Book explores intersecting thoughts
of Pope Francis, President Biden

Reviewer Brian T. Olszewski says ”Joe Biden and Catholicism in the United States,” by Massimo Faggioli could be a test in civility if people with different views were to read it and discuss it. (CNS photo/courtesy Bayard)

“Joe Biden and Catholicism in the United States” by Massimo Faggioli. Bayard (New London, Connecticut, 2021). 161 pp., $22.95.

Early in “Joe Biden and Catholicism in the United States,” Massimo Faggioli asks, “Why does the election of a Catholic president deserve so much attention?” One can almost hear him replying, “Well, I’m glad you asked,” for he attempts to provide answers to that question throughout this book.

Starting with what he terms “six key issues for American Catholicism in the public square” — “compatibility between ‘papist’ Catholicism and Protestantism; relationship between Roman Catholicism and American democracy; relationship between Church and racism; immigration; role of government and the state; and sexual morality and abortion” — Faggioli, a professor of theology and religious studies at Villanova University, builds a narrative that includes not only the president and country, but Pope Francis and the Catholic Church.

How he connects those four elements is what makes this a heavily academic book, complete with cited sources for much of what is written.
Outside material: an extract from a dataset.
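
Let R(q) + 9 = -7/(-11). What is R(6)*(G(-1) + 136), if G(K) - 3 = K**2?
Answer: -12880/11 ≈ -1170.9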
According to Faggioli, having a Catholic president or, more accurately, this Catholic as president, matters because his global vision aligns in multiple ways with the pope’s, while noting the pope’s global vision and the “Make America Great Again” mantra of President Donald Trump were incompatible.

He also posits that Pope Francis and President Biden have one task in common: to explore the meaning and consequences of a world no longer centered on a Western liberal model of civilization.

As critical as Faggioli is of neoconservatives, neotraditionalists, illiberals, Trump and the U.S. Conference of Catholic Bishops, he is as effusive in his praise of Biden, whom he describes as “a devout Catholic but not a bigot; his life is marked by mourning, but he is not mournful. His is the faith of a grown-up, lay Catholic, but it is also ministerial and in its own way diaconal.”

Among other opinions Faggioli presents are:

— “Biden’s faith is a credible Catholicism because it is more lived than proclaimed. It makes him culturally compatible with many Americans who may be more conservative but not right-wing. As president and as a Catholic, he faces a religious opposition that is a subset of the North American opposition against Pope Francis.”

— “If there is anyone who represents the future of U.S. Catholicism more accurately (than Biden and Pope Francis),” it is U.S. Rep. Alexandria Ocasio-Cortez, D-N.Y.

— “The face of public Catholicism is now celebrities from the world of entertainment such as Bruce Springsteen, Stephen Colbert and Lady Gaga,” rather than Archbishop Fulton J. Sheen and Father Charles Coughlin, who in their day were popular radio personalities. (The archbishop’s TV fame came later.)

While Faggioli generously sows his opinions throughout the text, there is plenty of scholarship, too. This is particularly evident when he provides the history about the four Catholics who have run as their party’s nominee for president — Al Smith, John F. Kennedy, John Kerry and Biden. The context it provides helps the reader understand what each encountered and the state of the Church at the time he ran.

This book might appeal to Catholics interested in a blend of U.S. presidential history, U.S. Church history and the universal Catholic Church — present and future. It also could serve as a test in civility if people with different views of the president and the Church were to read it and discuss it.

Among those with a different take on some Biden are the U.S. bishops. When it comes to abortion, Biden supports keeping it legal and is in favor dropping the long-standing bipartisan Hyde Amendment prohibiting tax dollars from paying for abortion.

As Los Angeles Archbishop José H. Gomez, USCCB president, has noted there are areas “where we agree and will work closely together” with the new administration, and “areas where we will have principled disagreement and strong opposition.”

At the very least, anyone planning to read this book should be familiar with the Second Vatican Council’s “Gaudium et Spes” (“The Church in the Modern World”), Pope Francis’ encyclical “Laudato Si’,” on caring for the environment, and his apostolic exhortation “Amoris Laetitia” (“The Joy of Love”), which followed the synods on the family in 2015 and 2016, as each will provide some context for what is presented as part of the Francis-Biden path.

Those not as immersed in the literature that Faggioli references or to whom terms like “culture wars,” “wafer wars” and “Benedict option” are foreign might have to do remedial reading along the way in order to grasp the entirety of what he is saying.

“Joe Biden and Catholicism in the United States” is educational and thought-provoking, but as his presidency and the Church evolve, readers can be certain it will not be the only book on this subject.

Olszewski is the editor of The Catholic Virginian.